The convening of strategic partnership sessions by HRSA staff began in 2006 after agency officials concluded that HRSA grantees at the state and community level often knew too little about each other’s operations and missed obvious opportunities to work together.

 

pregnant woman

 

“The sessions promote partnerships among HRSA grantees and local organizations to encourage greater collaboration to improve community health outcomes,” said Becky Spitzgo, associate administrator of HRSA’s Office of Performance Review, which oversees the work of the regional offices.

Last year OPR staff conducted 19 strategic partnership sessions with states and communities. One of them was in Ohio.

In April 2007, during the Lucas County community partnership session, HRSA Region V Director Rick Wilk and colleague Josephine Ansah encouraged discussions among representatives of grantees and organizations to work together to reduce low birth weight births in Lucas County, where the rate is high. Toledo is the county seat and largest city in Lucas County.

Wilk helped participants identify significant local health disparities and the resources needed to take them on. Wilk said he helped the emerging coalition “get more focused by asking the right questions, giving members courage to set bold goals and connecting them to people who’d already had success.”

The discussions led to the creation of the Lucas County Initiative to Improve Birth Outcomes (LCIIBO), whose partners include the Toledo Community Foundation, the Stranahan Foundation, the Cleveland Foundation/Medical Mutual Foundation, Mercy Health Partners, ProMedica Health System, the March of Dimes and the Hospital Council of Northwest Ohio.

The aim of the initiative was to reach deep into the county’s most at-risk communities to save the lives of at least 14 babies who might otherwise have been lost due to low birth weight complications and to teach at-risk women how to take better care of themselves.

After looking at statistics by county zip codes to see where most low birth weight babies were coming from, the initiative got underway. A May 8, 2008, project update indicated that the LCIIBO serves 108 women and has provided 406 prenatal visits (an average of 3.8 prenatal visits per client) with 23 births so far. The number of healthy-weight births — defined as births at weights greater than 5 lbs., 8 oz. — was 18, which meets a project goal.

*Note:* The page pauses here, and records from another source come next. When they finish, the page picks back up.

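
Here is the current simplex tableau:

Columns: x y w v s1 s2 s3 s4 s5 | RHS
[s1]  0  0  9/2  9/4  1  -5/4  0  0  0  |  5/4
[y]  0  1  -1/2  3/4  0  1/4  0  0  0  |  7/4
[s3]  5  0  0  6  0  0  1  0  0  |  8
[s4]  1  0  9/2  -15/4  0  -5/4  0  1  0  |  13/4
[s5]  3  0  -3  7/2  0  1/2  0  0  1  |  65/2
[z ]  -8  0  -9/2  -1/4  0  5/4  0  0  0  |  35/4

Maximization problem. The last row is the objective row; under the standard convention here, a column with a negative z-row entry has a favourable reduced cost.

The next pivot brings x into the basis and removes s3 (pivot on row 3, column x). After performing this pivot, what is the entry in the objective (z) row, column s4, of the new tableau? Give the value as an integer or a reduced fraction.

0

Pivot element is row 3, column x: 5.
Normalize row 3: new (row 3, s4) = 0/5 = 0.
z-row ← z-row − (-8)·(new row 3): 0 − (-8)·0 = 0.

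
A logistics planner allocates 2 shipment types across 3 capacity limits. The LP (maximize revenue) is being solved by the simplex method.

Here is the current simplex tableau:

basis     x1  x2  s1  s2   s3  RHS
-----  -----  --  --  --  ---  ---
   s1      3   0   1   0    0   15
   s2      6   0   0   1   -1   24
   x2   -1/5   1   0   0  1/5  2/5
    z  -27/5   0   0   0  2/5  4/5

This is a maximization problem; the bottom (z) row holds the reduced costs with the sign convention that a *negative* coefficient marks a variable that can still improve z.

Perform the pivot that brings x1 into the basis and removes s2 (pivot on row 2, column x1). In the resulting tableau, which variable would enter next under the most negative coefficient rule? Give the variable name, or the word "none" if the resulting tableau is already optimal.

s3

Pivot element 6. New z-row = old z-row − (-27/5)·(row 2/6).
Updated z-row coefficients: x1: 0, x2: 0, s1: 0, s2: 9/10, s3: -1/2.
The most negative is -1/2 in column s3, so s3 would enter next.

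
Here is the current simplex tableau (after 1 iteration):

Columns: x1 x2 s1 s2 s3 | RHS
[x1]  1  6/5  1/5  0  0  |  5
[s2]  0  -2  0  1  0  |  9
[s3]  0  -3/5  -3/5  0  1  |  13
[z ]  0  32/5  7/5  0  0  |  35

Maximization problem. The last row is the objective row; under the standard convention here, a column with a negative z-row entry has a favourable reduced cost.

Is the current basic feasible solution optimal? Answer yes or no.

yes

No objective-row coefficient is strictly negative, so no entering variable exists; the tableau is optimal.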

The initiative is based on a model of care coordination drawn from the work of Mansfield, Ohio, pediatricians and primary care physicians Mark and Sarah Redding. In the early 1980s, the Reddings, who advise LCIIBO, practiced in a remote Alaska village with a remarkable birth outcome record. Expectant mothers there relied on health workers, also members of their community, to get the help they needed to have healthy babies.

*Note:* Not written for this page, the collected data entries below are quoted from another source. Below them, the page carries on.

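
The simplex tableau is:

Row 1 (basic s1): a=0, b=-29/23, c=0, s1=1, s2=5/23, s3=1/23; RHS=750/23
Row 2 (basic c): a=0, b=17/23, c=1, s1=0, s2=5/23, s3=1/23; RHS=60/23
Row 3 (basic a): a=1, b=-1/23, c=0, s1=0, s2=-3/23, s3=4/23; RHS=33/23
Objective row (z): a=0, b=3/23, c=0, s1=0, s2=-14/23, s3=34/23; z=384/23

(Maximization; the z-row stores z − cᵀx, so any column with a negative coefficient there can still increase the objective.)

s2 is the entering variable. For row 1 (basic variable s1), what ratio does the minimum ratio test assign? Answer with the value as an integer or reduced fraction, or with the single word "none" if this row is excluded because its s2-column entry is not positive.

Ratio = RHS / (s2 entry) = (750/23) / (5/23) = 150.

150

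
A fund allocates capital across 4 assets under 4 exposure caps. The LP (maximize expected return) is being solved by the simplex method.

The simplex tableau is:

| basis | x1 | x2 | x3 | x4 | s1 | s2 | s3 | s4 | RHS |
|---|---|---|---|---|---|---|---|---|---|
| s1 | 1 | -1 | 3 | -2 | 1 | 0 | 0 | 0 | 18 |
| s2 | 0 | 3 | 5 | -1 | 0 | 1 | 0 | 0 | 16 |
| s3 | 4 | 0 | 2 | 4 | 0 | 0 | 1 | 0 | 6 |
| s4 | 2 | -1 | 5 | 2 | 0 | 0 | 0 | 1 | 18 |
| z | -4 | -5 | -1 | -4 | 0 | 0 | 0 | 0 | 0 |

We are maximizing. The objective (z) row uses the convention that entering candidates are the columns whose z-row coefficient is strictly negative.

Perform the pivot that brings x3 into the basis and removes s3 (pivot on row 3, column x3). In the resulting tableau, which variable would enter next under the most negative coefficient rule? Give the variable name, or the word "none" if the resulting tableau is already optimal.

Pivot element 2. New z-row = old z-row − (-1)·(row 3/2).
Updated z-row coefficients: x1: -2, x2: -5, x3: 0, x4: -2, s1: 0, s2: 0, s3: 1/2, s4: 0.
The most negative is -5 in column x2, so x2 would enter next.

x2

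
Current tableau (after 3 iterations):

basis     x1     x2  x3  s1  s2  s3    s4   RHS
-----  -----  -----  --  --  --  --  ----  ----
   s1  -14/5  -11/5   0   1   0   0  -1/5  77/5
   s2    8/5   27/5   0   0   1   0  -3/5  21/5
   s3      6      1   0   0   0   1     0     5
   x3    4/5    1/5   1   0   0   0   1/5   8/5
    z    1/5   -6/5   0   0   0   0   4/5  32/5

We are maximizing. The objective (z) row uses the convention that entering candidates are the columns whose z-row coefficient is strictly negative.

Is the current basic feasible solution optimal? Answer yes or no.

Column x2 has objective-row coefficient -6/5, which is negative; an improving pivot exists, so not yet optimal.

no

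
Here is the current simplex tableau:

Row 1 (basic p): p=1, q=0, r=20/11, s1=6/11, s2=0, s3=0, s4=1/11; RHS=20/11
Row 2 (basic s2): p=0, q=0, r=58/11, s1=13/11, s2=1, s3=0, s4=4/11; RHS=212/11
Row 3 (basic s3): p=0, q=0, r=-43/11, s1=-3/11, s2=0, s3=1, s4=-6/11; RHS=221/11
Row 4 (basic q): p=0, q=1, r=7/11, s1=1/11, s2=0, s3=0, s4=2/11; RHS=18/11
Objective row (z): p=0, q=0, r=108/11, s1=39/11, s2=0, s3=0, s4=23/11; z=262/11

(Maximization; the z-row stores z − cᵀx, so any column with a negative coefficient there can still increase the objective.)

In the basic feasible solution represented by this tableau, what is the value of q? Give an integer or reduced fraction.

18/11

q is basic (row 4); its value is the RHS of that row: 18/11.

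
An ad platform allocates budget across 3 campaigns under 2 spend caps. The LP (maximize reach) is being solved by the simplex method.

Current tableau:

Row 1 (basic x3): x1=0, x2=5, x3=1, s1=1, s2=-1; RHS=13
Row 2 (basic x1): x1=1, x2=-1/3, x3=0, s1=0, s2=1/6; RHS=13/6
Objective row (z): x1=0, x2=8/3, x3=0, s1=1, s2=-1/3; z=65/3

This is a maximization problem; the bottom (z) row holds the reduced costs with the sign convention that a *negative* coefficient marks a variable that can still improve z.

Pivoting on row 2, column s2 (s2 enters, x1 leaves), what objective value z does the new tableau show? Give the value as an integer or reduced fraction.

26

Minimum ratio for s2: (13/6)/(1/6) = 13.
z changes by −(z-row coeff of s2)·ratio = −(-1/3)·13 = 13/3.
New z = 65/3 + (13/3) = 26.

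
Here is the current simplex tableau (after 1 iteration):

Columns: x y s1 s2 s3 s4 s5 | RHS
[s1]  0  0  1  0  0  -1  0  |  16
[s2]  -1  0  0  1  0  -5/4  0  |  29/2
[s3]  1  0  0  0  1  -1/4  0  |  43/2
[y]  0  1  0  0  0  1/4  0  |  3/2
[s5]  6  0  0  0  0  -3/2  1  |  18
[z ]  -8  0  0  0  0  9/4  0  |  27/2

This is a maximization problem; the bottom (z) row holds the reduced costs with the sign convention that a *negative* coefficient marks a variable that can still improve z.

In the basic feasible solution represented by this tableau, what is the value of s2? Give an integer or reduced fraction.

29/2

s2 is basic (row 2); its value is the RHS of that row: 29/2.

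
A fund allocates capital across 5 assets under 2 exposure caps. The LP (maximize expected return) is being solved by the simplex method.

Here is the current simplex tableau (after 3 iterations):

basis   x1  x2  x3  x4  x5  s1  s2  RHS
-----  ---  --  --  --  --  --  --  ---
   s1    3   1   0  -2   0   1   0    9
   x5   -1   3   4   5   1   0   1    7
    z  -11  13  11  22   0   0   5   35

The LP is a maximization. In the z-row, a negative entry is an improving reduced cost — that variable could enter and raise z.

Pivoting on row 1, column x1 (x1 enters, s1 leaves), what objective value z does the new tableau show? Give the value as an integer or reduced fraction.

Minimum ratio for x1: 9/3 = 3.
z changes by −(z-row coeff of x1)·ratio = −(-11)·3 = 33.
New z = 35 + 33 = 68.

68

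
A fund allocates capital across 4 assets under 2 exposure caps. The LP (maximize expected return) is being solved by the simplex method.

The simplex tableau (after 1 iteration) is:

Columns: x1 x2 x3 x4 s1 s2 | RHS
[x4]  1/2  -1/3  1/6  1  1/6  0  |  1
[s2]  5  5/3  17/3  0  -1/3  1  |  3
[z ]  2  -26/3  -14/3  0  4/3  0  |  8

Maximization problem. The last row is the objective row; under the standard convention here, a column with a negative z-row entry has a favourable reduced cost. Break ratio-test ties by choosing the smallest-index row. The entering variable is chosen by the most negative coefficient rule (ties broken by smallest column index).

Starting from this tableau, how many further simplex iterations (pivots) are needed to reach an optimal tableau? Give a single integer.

2

pivot: x2 in, s2 out → z = 118/5
pivot: s1 in, x4 out → z = 30
No improving column remains; optimal.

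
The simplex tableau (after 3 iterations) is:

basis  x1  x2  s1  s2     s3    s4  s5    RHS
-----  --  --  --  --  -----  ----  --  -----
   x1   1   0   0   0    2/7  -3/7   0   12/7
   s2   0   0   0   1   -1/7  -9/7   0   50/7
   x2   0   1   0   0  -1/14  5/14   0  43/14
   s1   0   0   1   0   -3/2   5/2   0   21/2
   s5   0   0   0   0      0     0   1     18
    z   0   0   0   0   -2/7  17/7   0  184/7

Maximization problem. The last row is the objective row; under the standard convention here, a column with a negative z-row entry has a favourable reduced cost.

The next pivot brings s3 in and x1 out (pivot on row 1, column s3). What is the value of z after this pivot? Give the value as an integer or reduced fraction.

28

Minimum ratio for s3: (12/7)/(2/7) = 6.
z changes by −(z-row coeff of s3)·ratio = −(-2/7)·6 = 12/7.
New z = 184/7 + (12/7) = 28.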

The LCIIBO initiative translates that model into a low-income urban environment. LCIIBO care coordinators, usually community health workers or social workers, also have roots in the local community. They often visit at-risk women in their homes to collect data and make sure their clients get prenatal care and parenting education.

Mark Redding said care coordinators are accountable for helping women receive the “meaningful” services they need to be able to access direct services like prenatal care. If an expectant mother is living in a homeless shelter, for example, the coordinator connects her to resources to find housing. If a pregnant woman lacks transportation to prenatal appointments, the coordinator links her to services for a regular ride.

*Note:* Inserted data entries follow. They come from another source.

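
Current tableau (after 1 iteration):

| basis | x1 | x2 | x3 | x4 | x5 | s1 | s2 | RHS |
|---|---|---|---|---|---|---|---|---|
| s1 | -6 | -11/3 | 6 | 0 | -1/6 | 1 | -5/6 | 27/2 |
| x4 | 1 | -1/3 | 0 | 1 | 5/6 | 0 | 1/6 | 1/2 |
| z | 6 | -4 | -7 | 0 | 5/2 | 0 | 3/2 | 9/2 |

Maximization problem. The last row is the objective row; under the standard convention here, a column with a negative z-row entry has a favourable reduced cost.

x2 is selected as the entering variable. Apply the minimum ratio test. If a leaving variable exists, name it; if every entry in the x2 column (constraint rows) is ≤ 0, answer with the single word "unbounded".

x2-column entries: row 1: -11/3, row 2: -1/3. All ≤ 0, so x2 can increase without bound; the LP is unbounded in this direction.

unbounded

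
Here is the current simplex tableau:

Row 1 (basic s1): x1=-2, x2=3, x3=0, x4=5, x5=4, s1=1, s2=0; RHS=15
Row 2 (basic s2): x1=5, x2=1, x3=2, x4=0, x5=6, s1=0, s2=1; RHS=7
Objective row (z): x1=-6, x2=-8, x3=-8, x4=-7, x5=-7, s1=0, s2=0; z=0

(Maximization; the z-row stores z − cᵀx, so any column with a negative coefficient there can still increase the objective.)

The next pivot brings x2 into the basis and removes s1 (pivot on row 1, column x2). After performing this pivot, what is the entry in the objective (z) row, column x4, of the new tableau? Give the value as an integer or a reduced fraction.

19/3

Pivot element is row 1, column x2: 3.
Normalize row 1: new (row 1, x4) = 5/3 = 5/3.
z-row ← z-row − (-8)·(new row 1): -7 − (-8)·(5/3) = 19/3.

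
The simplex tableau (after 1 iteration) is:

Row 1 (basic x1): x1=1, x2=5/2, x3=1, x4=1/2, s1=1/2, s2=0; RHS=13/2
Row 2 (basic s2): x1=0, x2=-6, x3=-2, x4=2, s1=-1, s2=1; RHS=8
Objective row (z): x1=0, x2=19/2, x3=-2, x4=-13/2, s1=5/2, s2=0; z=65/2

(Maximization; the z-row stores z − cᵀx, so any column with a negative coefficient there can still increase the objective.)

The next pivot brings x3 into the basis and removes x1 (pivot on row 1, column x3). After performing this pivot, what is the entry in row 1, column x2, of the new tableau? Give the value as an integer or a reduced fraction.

Pivot element is row 1, column x3: 1.
Normalize row 1: new (row 1, x2) = (5/2)/1 = 5/2.
Row 1 is the pivot row, so the entry is 5/2.

5/2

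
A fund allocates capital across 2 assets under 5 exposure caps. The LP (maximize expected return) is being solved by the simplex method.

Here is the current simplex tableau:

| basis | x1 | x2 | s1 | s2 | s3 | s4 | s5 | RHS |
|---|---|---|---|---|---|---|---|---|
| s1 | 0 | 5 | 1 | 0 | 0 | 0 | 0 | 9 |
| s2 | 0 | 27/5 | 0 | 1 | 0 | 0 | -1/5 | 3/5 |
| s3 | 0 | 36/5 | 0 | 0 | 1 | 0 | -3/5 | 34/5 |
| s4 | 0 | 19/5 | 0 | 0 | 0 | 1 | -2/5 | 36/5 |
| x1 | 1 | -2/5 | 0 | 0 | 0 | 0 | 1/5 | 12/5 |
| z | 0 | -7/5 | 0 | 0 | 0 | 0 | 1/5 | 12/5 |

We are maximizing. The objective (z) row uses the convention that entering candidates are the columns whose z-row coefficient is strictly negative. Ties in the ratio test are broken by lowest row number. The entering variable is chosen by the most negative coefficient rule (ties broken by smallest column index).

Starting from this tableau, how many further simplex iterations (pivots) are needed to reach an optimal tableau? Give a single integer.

1

pivot: x2 in, s2 out → z = 23/9
No improving column remains; optimal.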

“When Lucas County first confronted birth outcomes, they found that local agencies had not been able to get those most at-risk into care,” Mark Redding explained. “Now the initiative is helping more than 100 women from intensely impoverished neighborhoods access available county services.”

LCIIBO project director Jan Ruma said “the project doesn’t just lay over the top of the system, it encourages change within the system. Our partners are learning that reaching out to those most at-risk can improve birth outcomes.”

With three years of funding from local partners at about $200,000 a year, LCIIBO hopes to continue to be able to make a difference. “It’s also been wonderful to have HRSA involved,” Ruma added. “People say, if HRSA’s interested, I should be, too.”